Submission: Students should embrace openness, reject animosity of Horowitz posters

It’s that time again.

Time for another round of posters on campus by the David Horowitz Freedom Center, associating Students for Justice in Palestine and the Muslim Students Association with terrorism.

Last week, the center went further than usual, naming a blacklist of students and professors that it claimed support genocide.

There is a clear moral imperative to recognize that these posters draw on vile, Islamophobic stereotypes we cannot allow at UCLA.

The work of SJP and MSA – which, to be clear, are two separate organizations with distinct missions – is not terrorism, and it is not genocide. It is not anything close.

SJP advocates for Palestinians. MSA supports Muslim students.

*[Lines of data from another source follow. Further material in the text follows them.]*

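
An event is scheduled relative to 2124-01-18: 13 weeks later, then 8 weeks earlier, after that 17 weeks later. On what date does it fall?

Adding 13 weeks (= 91 days) from January 18, 2124:
January has 31 days, so 31 − 18 = 13 days remain after January 18, 2124; 91 − 13 = 78 left.
February 2124 has 29 days (2124 is a leap year): 78 − 29 = 49 left.
March 2124 has 31 days: 49 − 31 = 18 left.
18 days into April 2124 → April 18, 2124.
Counting back 8 weeks (= 56 days) from April 18, 2124:
Going back 18 days from April 18, 2124 reaches the end of the previous month; 56 − 18 = 38 left.
March 2124 has 31 days: 38 − 31 = 7 left.
February 2124 has 29 days; 29 − 7 = 22 → February 22, 2124.
Advancing 17 weeks (= 119 days) from February 22, 2124:
February has 29 days, so 29 − 22 = 7 days remain after February 22, 2124; 119 − 7 = 112 left.
March 2124 has 31 days: 112 − 31 = 81 left.
April 2124 has 30 days: 81 − 30 = 51 left.
May 2124 has 31 days: 51 − 31 = 20 left.
20 days into June 2124 → June 20, 2124.

June 20, 2124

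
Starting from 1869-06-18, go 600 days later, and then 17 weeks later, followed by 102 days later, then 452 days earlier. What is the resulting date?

June 22, 1870

Adding 600 days from June 18, 1869:
June has 30 days, so 30 − 18 = 12 days remain after June 18, 1869; 600 − 12 = 588 left.
July 1869 has 31 days: 588 − 31 = 557 left.
August 1869 has 31 days: 557 − 31 = 526 left.
September 1869 has 30 days: 526 − 30 = 496 left.
October 1869 has 31 days: 496 − 31 = 465 left.
November 1869 has 30 days: 465 − 30 = 435 left.
December 1869 has 31 days: 435 − 31 = 404 left.
January 1870 has 31 days: 404 − 31 = 373 left.
February 1870 has 28 days (1870 is not a leap year): 373 − 28 = 345 left.
March 1870 has 31 days: 345 − 31 = 314 left.
April 1870 has 30 days: 314 − 30 = 284 left.
May 1870 has 31 days: 284 − 31 = 253 left.
June 1870 has 30 days: 253 − 30 = 223 left.
July 1870 has 31 days: 223 − 31 = 192 left.
August 1870 has 31 days: 192 − 31 = 161 left.
September 1870 has 30 days: 161 − 30 = 131 left.
October 1870 has 31 days: 131 − 31 = 100 left.
November 1870 has 30 days: 100 − 30 = 70 left.
December 1870 has 31 days: 70 − 31 = 39 left.
January 1871 has 31 days: 39 − 31 = 8 left.
8 days into February 1871 → February 8, 1871.
Adding 17 weeks (= 119 days) from February 8, 1871:
February has 28 days, so 28 − 8 = 20 days remain after February 8, 1871; 119 − 20 = 99 left.
March 1871 has 31 days: 99 − 31 = 68 left.
April 1871 has 30 days: 68 − 30 = 38 left.
May 1871 has 31 days: 38 − 31 = 7 left.
7 days into June 1871 → June 7, 1871.
Counting forward 102 days from June 7, 1871:
June has 30 days, so 30 − 7 = 23 days remain after June 7, 1871; 102 − 23 = 79 left.
July 1871 has 31 days: 79 − 31 = 48 left.
August 1871 has 31 days: 48 − 31 = 17 left.
17 days into September 1871 → September 17, 1871.
Going back 452 days from September 17, 1871:
Going back 17 days from September 17, 1871 reaches the end of the previous month; 452 − 17 = 435 left.
August 1871 has 31 days: 435 − 31 = 404 left.
July 1871 has 31 days: 404 − 31 = 373 left.
June 1871 has 30 days: 373 − 30 = 343 left.
May 1871 has 31 days: 343 − 31 = 312 left.
April 1871 has 30 days: 312 − 30 = 282 left.
March 1871 has 31 days: 282 − 31 = 251 left.
February 1871 has 28 days (1871 is not a leap year): 251 − 28 = 223 left.
January 1871 has 31 days: 223 − 31 = 192 left.
December 1870 has 31 days: 192 − 31 = 161 left.
November 1870 has 30 days: 161 − 30 = 131 left.
October 1870 has 31 days: 131 − 31 = 100 left.
September 1870 has 30 days: 100 − 30 = 70 left.
August 1870 has 31 days: 70 − 31 = 39 left.
July 1870 has 31 days: 39 − 31 = 8 left.
June 1870 has 30 days; 30 − 8 = 22 → June 22, 1870.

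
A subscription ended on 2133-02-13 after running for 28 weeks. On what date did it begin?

Subtracting 28 weeks = 196 days from February 13, 2133.
Going back 13 days from February 13, 2133 reaches the end of the previous month; 196 − 13 = 183 left.
January 2133 has 31 days: 183 − 31 = 152 left.
December 2132 has 31 days: 152 − 31 = 121 left.
November 2132 has 30 days: 121 − 30 = 91 left.
October 2132 has 31 days: 91 − 31 = 60 left.
September 2132 has 30 days: 60 − 30 = 30 left.
August 2132 has 31 days; 31 − 30 = 1 → August 1, 2132.

August 1, 2132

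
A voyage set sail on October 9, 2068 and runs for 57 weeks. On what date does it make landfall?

Adding 57 weeks = 399 days from October 9, 2068.
October has 31 days, so 31 − 9 = 22 days remain after October 9, 2068; 399 − 22 = 377 left.
November 2068 has 30 days: 377 − 30 = 347 left.
December 2068 has 31 days: 347 − 31 = 316 left.
January 2069 has 31 days: 316 − 31 = 285 left.
February 2069 has 28 days (2069 is not a leap year): 285 − 28 = 257 left.
March 2069 has 31 days: 257 − 31 = 226 left.
April 2069 has 30 days: 226 − 30 = 196 left.
May 2069 has 31 days: 196 − 31 = 165 left.
June 2069 has 30 days: 165 − 30 = 135 left.
July 2069 has 31 days: 135 − 31 = 104 left.
August 2069 has 31 days: 104 − 31 = 73 left.
September 2069 has 30 days: 73 − 30 = 43 left.
October 2069 has 31 days: 43 − 31 = 12 left.
12 days into November 2069 → November 12, 2069.

November 12, 2069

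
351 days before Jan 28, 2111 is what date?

February 11, 2110

Counting back 351 days from January 28, 2111.
Going back 28 days from January 28, 2111 reaches the end of the previous month; 351 − 28 = 323 left.
December 2110 has 31 days: 323 − 31 = 292 left.
November 2110 has 30 days: 292 − 30 = 262 left.
October 2110 has 31 days: 262 − 31 = 231 left.
September 2110 has 30 days: 231 − 30 = 201 left.
August 2110 has 31 days: 201 − 31 = 170 left.
July 2110 has 31 days: 170 − 31 = 139 left.
June 2110 has 30 days: 139 − 30 = 109 left.
May 2110 has 31 days: 109 − 31 = 78 left.
April 2110 has 30 days: 78 − 30 = 48 left.
March 2110 has 31 days: 48 − 31 = 17 left.
February 2110 has 28 days; 28 − 17 = 11 → February 11, 2110.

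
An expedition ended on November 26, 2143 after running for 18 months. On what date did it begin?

Subtracting 18 months from November 26, 2143.
month 11 − 18 = -7, which is month 5 of year 2142 → May 2142.
Day 26 is valid in May, giving May 26, 2142.

May 26, 2142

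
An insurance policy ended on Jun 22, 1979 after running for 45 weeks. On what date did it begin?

August 11, 1978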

No matter one’s stance on the Israeli-Palestinian conflict, to paint those endeavors as terrorism is nothing but bigotry. And to attach students’ and professors’ names to the accusations endangers the targeted individuals, making our campus a scary place not only for them but for their communities, many of whom bear the trauma of constant demonization in American political discourse.

It makes our campus a scary place for everyone.

But there are steps we can take to change that.

The first is to unequivocally condemn intimidation tactics like those we saw last week.

The second, long-term solution is to cultivate a university culture where we stretch past our usual boundaries to approach all of our classmates with generosity and openness.

For many of us with stakes in the Israeli-Palestinian conflict, words like “SJP” and “Zionist” have become a negative shorthand for the fears we carry about the people we call “the other side.”

Shorthand for “hates things I love,” or “doesn’t want me to have rights,” or “brainwashed and misinformed.”

Sometimes, even, “might hate me.”

In the absence of relationships, mistrust calcifies quickly. Many of us work side by side with colleagues we are afraid to get to know.

We should be reaching out to ask for our counterparts’ stories. We should be learning if there are ways we can see ourselves in each other and ways we can support one another. We should particularly seek ways to support the communities that were targeted last week.

We deserve a university where each person is viewed first and foremost as a human being.

On a campus like that, Mr. Horowitz’s posters wouldn’t stand a chance.

Sarah Rogozen is a doctoral candidate at the UCLA School of Law, and a former Daily Bruin radio director. She is unaffiliated with the groups targeted in the posters.